Columba delegorguei (Eastern bronze-naped pigeon, Delegorgue's pigeon) 

Withalsbosduif [Afrikaans]; Indenga [Xhosa]; iJuba (also applied to Speckled pigeon) [Zulu]; Delegorgue-duif [Dutch]; Pigeon de Delegorgue [French]; Bronzehalstaube, Glanznackentaube [German]; Pombo de Delegorgue [Portuguese]

Life > Eukaryotes > Opisthokonta > Metazoa (animals) > Bilateria > Deuterostomia > Chordata > Craniata > Vertebrata (vertebrates)  > Gnathostomata (jawed vertebrates) > Teleostomi (teleost fish) > Osteichthyes (bony fish) > Class: Sarcopterygii (lobe-finned fish) > Stegocephalia (terrestrial vertebrates) > Tetrapoda (four-legged vertebrates) > Reptiliomorpha > Amniota > Reptilia (reptiles) > Romeriida > Diapsida > Archosauromorpha > Archosauria > Dinosauria (dinosaurs) > Saurischia > Theropoda (bipedal predatory dinosaurs) > Coelurosauria > Maniraptora > Aves (birds) > Order: Columbiformes > Family: Columbidae > Genus: Columba

Columba delegorguei (Eastern bronze-naped pigeon, Delegorgue's pigeon)   

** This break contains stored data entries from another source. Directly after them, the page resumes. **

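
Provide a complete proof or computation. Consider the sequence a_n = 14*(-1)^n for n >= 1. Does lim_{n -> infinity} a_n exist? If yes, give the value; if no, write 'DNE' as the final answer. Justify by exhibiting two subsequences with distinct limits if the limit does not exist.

Examine the behaviour of a_n along subsequences.
Even-n subsequence a_{2k} = 14 -> 14. Odd-n subsequence a_{2k+1} = -14 -> -14.
Since these two subsequential limits are 14 and -14, distinct, the full sequence cannot converge (a convergent sequence has all subsequences tending to the same limit). So lim a_n does not exist.

DNE


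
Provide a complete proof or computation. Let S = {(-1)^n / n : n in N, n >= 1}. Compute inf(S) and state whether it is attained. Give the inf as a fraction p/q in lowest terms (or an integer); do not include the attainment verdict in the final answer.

Analysis:
- Values: -1, 1/2, -1/3, 1/4, -1/5, ...
- Positive terms (even n): 1/(2+0), 1/(4+0), ... decreasing -> max = 1/2 (n=2).
- Negative terms (odd n): -1/(1+0), -1/(3+0), ... increasing -> min = -1 (n=1).
- So sup = 1/2 (attained at n=2); inf = -1 (attained at n=1).
Conclusion: inf(S) = -1, attained in S.

-1


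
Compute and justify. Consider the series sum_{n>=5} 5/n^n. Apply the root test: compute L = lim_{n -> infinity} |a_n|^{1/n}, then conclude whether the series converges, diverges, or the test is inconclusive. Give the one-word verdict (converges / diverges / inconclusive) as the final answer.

Let a_n denote the general term. Form |a_n|^(1/n) and simplify:
|a_n|^(1/n) = 5^(1/n)/n
Take the limit as n -> infinity: L = 0.
Since L = 0 < 1, the root test implies convergence.

converges


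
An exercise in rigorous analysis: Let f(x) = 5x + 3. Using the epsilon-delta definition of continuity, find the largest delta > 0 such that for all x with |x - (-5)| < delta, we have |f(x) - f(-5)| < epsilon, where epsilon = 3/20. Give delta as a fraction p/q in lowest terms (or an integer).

We compute f(-5) = 5*(-5) + 3 = -22.
|f(x) - f(-5)| = |5x + 3 - (-22)| = |5(x - (-5))| = 5|x - (-5)|.
We need 5|x - (-5)| < 3/20, i.e. |x - (-5)| < 3/20 / 5 = 3/100.
So any delta <= 3/100 works. Conversely, if delta > 3/100, then x = -5 + 3/100 satisfies |x - (-5)| = 3/100 < delta but |f(x) - f(-5)| = 5 * 3/100 = 3/20, which is not < 3/20; so no larger delta works.
Hence the largest such delta is 3/100.

3/100


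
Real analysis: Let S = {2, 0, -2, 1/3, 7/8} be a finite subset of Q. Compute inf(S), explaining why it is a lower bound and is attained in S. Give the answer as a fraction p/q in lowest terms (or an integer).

S is finite, so inf(S) = min(S).
Sorted increasing:
-2, 0, 1/3, 7/8, 2
The extremum is -2.
For every x in S, x >= -2. And -2 is in S, so it is attained.
Therefore inf(S) = -2.

-2


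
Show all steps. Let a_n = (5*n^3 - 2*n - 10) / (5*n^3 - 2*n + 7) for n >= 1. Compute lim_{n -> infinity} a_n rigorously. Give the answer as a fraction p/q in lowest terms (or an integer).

Divide numerator and denominator by n^3, the highest power:
numerator / n^3 = 5 - 2/n^2 - 10/n^3
denominator / n^3 = 5 - 2/n^2 + 7/n^3
As n -> infinity, all terms of the form c/n^k (k >= 1) tend to 0.
So numerator / n^3 -> 5 and denominator / n^3 -> 5.
Therefore lim a_n = 1.

1


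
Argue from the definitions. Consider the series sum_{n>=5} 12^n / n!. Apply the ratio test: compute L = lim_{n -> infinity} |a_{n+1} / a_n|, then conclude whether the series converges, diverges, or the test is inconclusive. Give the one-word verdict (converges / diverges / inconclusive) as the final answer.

Let a_n denote the general term. Form the ratio a_{n+1}/a_n and simplify:
a_{n+1}/a_n = 12/(n + 1)
Take the limit as n -> infinity: L = 0.
Since L = 0 < 1, the ratio test implies the series converges.

converges


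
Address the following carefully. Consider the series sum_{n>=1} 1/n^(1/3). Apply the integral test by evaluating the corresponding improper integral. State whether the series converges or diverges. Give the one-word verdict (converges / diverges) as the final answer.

Let f(x) = x^(-1/3). Then f is positive, continuous, and decreasing on [1, infinity), so the integral test applies.
Compute the improper integral int_{1}^infinity f(x) dx:
  antiderivative F(x) = 3*x^(2/3)/2.
  As x -> infinity, F(x) -> infinity (since p = 1/3 < 1).
  So the integral diverges. By the integral test, the series diverges.

diverges


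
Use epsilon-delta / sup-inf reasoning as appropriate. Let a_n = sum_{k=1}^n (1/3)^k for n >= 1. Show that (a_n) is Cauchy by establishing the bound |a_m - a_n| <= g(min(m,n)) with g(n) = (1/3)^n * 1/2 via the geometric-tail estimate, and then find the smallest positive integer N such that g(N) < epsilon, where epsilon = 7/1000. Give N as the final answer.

For m > n >= 1: |a_m - a_n| = sum_{k=n+1}^m (1/3)^k < sum_{k=n+1}^infinity (1/3)^k = (1/3)^(n+1) / (1 - 1/3) = (1/3)^n * (1/3) * (3/2) = (1/3)^n * 1/2.
So g(n) = (1/3)^n / 2. Since g(n) -> 0, (a_n) is Cauchy.
Now solve g(N) < 7/1000: (1/3)^N / 2 < 7/1000 <=> 3^N > 1 / (2 * 7/1000) = 500/7.
Check powers of 3: 3^3 = 27 <= 500/7, 3^4 = 81 > 500/7.
So the smallest such N is 4. Check: g(4) = 1/(2 * 81) = 1/162 < 7/1000.

4


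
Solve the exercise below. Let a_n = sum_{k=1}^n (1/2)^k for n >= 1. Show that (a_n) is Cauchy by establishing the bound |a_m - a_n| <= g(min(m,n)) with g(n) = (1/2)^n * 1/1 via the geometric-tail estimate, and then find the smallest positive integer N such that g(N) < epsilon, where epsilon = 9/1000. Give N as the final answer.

For m > n >= 1: |a_m - a_n| = sum_{k=n+1}^m (1/2)^k < sum_{k=n+1}^infinity (1/2)^k = (1/2)^(n+1) / (1 - 1/2) = (1/2)^n * (1/2) * (2/1) = (1/2)^n * 1/1.
So g(n) = (1/2)^n / 1. Since g(n) -> 0, (a_n) is Cauchy.
Now solve g(N) < 9/1000: (1/2)^N / 1 < 9/1000 <=> 2^N > 1 / (1 * 9/1000) = 1000/9.
Check powers of 2: 2^6 = 64 <= 1000/9, 2^7 = 128 > 1000/9.
So the smallest such N is 7. Check: g(7) = 1/(1 * 128) = 1/128 < 9/1000.

7


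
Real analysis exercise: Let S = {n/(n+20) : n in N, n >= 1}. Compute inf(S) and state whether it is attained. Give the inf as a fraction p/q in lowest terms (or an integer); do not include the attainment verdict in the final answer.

Analysis:
- Values: 1/21, 1/11, 3/23, 1/6, ... strictly increasing.
- Minimum is 1/21 (n=1); inf = 1/21 (attained).
- n/(n+20) = 1 - 20/(n+20) -> 1 from below as n -> infinity, and never equals 1.
- So sup = 1 (not attained).
Conclusion: inf(S) = 1/21, attained in S.

1/21


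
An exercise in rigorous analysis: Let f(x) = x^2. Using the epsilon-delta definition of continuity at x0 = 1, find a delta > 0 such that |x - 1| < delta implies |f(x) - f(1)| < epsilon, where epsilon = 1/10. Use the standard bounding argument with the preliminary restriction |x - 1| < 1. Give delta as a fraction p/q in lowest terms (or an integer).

Factor: |x^2 - (1)^2| = |x - 1| * |x + 1|.
Impose |x - 1| < 1 first. Then |x + 1| = |(x - 1) + 2*(1)| <= |x - 1| + 2*|1| < 1 + 2 = 3.
So |x^2 - (1)^2| < delta * 3.
We need delta * 3 <= 1/10, i.e. delta <= 1/10/3 = 1/30.
Since 1/30 < 1, this is tighter than 1; take delta = 1/30.
So delta = 1/30 works.

1/30


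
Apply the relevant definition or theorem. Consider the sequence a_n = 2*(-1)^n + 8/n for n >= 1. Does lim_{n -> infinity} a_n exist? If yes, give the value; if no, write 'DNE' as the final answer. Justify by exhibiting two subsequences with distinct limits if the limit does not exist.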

Eastern bronze-naped pigeon, Castle Forest Lodge, Mt Kenya, Kenya. [photo Megan Perkins ]


Distribution and habitat

It has two separate populations; one in Tanzania and Kenya and the other in southern Africa. Here it is uncommon in central Mozambique and the east of KwaZulu-Natal and Eastern Cape. It generally prefers the canopy of lowland and riverine forest and dense woodland, also moving into thick bush, alien pine (Pinus) plantations and gardens.

Distribution of Eastern bronze-naped pigeon in southern Africa, based on statistical smoothing of the records from first SA Bird Atlas Project ( Animal Demography unit, University of Cape Town; smoothing by Birgit Erni and Francesca Little). Colours range from dark blue (most common) through to yellow (least common). See here for the latest distribution from the SABAP2.  

Movements and migrations

Largely resident and locally nomadic, moving response to the availability of fruiting trees.


Mainly eats fruit, doing most foraging in the early morning and evening in the tree canopy. The following food items have been recorded in its diet:

  • Plants
    • fruit
      • Podocarpus latifolius (Broad-leaved yellowwood)
      • Trema orientalis (Pigeonwood)
      • Macaranga capensis (River macaranga)
      • Cassipourea malosana (Sand onionwood)
      • Halleria lucida (Tree fuchsia)
      • Helixanthera woodii (Wood's dainty mistletoe)
      • Ficus (wild figs)
      • Rhipsalis baccifera (Hanging wild cactus)
      • Zanthoxylum davyi (Forest knobwood)
    • seeds
    • flowers


  • Little known in southern Africa; the female builds the nest with material provided by the male, consisting of a flimsy platform of twigs, typically placed in the upper branches of the tree canopy.
  • Only one nest has been observed in southern Africa - in this case it laid two eggs in December, which were incubated by both sexes.
  • The chicks are fed by both parents.


Vulnerable in South Africa, as it is threatened by the fragmentation of forests, clearing of forest patches for grazing by cattle and the use of understorey plants for medicinal purposes.


  • Hockey PAR, Dean WRJ and Ryan PG 2005. Roberts - Birds of southern Africa, VIIth ed. The Trustees of the John Voelcker Bird Book Fund, Cape Town.